Isil blamed after 17 killed in overnight shootout at Tajikistan border outpost

Tajik security forces killed 15 assailants when an armed gang attacked a checkpoint on the border with Uzbekistan - AFP
Tajik security forces killed 15 assailants when an armed gang attacked a checkpoint on the border with Uzbekistan - AFP

Tajikistan blamed Islamic State for an attack on Wednesday on a military checkpoint that killed 17 people near its capital, Dushanbe.

Islamic State of Iraq and the Levant (Isil) has not commented, but in May the Tajik authorities accused the extremist group of inciting deadly violence in a prison.

Last year, Isil claimed responsibility for killing four Western tourists in Tajikistan.

According to Tajikistan’s National Security committee, 20 masked gunmen attacked the checkpoint, 60km (37 miles) west of Dushanbe, at 3.23am local time.

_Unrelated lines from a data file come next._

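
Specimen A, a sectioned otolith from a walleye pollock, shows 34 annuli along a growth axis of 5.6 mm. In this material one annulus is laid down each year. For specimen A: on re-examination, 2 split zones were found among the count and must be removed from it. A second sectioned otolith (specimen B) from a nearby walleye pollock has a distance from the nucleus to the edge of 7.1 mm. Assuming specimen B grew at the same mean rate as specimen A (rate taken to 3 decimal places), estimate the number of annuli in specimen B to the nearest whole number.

41 annuli

Specimen A: correcting the raw count gives 34 − 2 = 32 true annuli.
A: Mean rate = 5.6 mm / 32 years ≈ 0.175 mm/yr.
For B, 7.1 / 0.175 = 40.57 years ≈ 41 annuli.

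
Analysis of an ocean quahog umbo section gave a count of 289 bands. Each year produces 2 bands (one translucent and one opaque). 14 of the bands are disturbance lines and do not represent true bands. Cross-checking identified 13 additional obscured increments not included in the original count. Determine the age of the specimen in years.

True band count = 289 − 14 + 13 = 288.
With 2 bands per year, 288 / 2 = 144 years.

144 years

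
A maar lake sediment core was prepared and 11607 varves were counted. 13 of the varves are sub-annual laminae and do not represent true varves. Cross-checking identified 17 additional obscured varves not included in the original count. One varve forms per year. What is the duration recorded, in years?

11611 years

Correcting the raw count gives 11607 − 13 + 17 = 11611 true varves.
One varve per year makes the duration 11611 years.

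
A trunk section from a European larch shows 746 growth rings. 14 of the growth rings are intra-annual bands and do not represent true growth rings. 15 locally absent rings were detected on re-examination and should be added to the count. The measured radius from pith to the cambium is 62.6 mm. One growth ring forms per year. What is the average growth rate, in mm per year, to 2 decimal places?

After corrections the count is 746 − 14 + 15 = 747 growth rings.
Mean rate = 62.6 mm / 747 years ≈ 0.08 mm per year.

0.08 mm per year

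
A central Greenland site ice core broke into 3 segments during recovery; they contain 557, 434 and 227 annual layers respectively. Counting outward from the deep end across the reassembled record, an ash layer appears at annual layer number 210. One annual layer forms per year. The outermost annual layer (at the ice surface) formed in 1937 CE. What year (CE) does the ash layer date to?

Total annual layers = 557 + 434 + 227 = 1218.
Between annual layer 210 and the ice surface there are 1218 − 210 = 1008 annual layers.
Counting back 1008 years from 1937 CE places the ash layer in 1937 − 1008 = 929 CE.

929 CE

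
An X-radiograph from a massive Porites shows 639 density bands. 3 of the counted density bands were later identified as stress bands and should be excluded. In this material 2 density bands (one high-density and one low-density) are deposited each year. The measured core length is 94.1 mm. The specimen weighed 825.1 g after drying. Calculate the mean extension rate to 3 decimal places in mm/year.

0.296 mm/year

True density band count = 639 − 3 = 636.
636 density bands at 2 per year is 636 / 2 = 318 years.
Mean rate = 94.1 mm / 318 years ≈ 0.296 mm/year.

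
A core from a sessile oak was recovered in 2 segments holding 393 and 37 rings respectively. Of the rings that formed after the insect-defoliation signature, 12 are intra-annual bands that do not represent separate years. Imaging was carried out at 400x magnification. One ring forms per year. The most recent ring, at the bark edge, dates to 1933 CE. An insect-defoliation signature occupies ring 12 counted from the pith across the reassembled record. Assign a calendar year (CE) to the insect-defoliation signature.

Total rings = 393 + 37 = 430.
The insect-defoliation signature sits at ring 12 from the pith, so 430 − 12 = 418 rings formed after it.
418 − 12 false = 406 true rings after the insect-defoliation signature.
Counting back 406 years from 1933 CE places the insect-defoliation signature in 1933 − 406 = 1527 CE.

1527 CE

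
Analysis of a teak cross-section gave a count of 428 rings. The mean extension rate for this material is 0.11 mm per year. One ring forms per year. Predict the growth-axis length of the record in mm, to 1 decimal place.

The record spans 428 years at 0.11 mm per year.
Length ≈ 0.11 × 428 = 47.1 mm.

47.1 mm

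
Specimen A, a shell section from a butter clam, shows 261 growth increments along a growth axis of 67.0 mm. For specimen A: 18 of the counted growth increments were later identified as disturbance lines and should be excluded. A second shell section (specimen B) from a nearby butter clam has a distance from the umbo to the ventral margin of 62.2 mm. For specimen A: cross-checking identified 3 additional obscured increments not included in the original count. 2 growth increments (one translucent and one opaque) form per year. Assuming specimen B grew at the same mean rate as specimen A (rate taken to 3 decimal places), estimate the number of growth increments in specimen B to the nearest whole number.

Specimen A: correcting the raw count gives 261 − 18 + 3 = 246 true growth increments.
Specimen A: dividing by 2 growth increments per year: 246 / 2 = 123 years.
A: 67.0 mm over 123 years gives 67.0 / 123 ≈ 0.545 mm/year.
B spans 62.2 / 0.545 = 114.13 years; at 2 growth increments per year that is 114.13 × 2 ≈ 228 growth increments.

228 growth increments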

“The special convoy (all members of the so-called Islamic State terrorist group) invaded from the Islamic Republic of Afghanistan,” it said.

Fifteen militants were killed in the firefight and five were captured, including one woman. Two soldiers were also killed.

Official photographs showed the bodies of several men dressed in black lying on a bloodied dirt road next to discarded assault rifles and magazines.

At least one of the dead men also had his hands bound behind his back. Other pictures showed the burnt-out wreckage of at least three cars.

Security was tightened around Dushanbe after the attack and there were notably more armed police than usual patrolling the centre of the city.

Security analysts in Russia and Central Asia have previously warned that the Taliban and Isil would target Tajikistan from neighbouring Afghanistan.

President Emomali Rahom rules Tajikistan, considered one of the poorest and least stable states in former Soviet Central Asia, virtually as his personal fiefdom.

It lies on the drug route to Europe from Afghanistan, heading north from Tajikistan through Kyrgyzstan, Kazakhstan and Russia.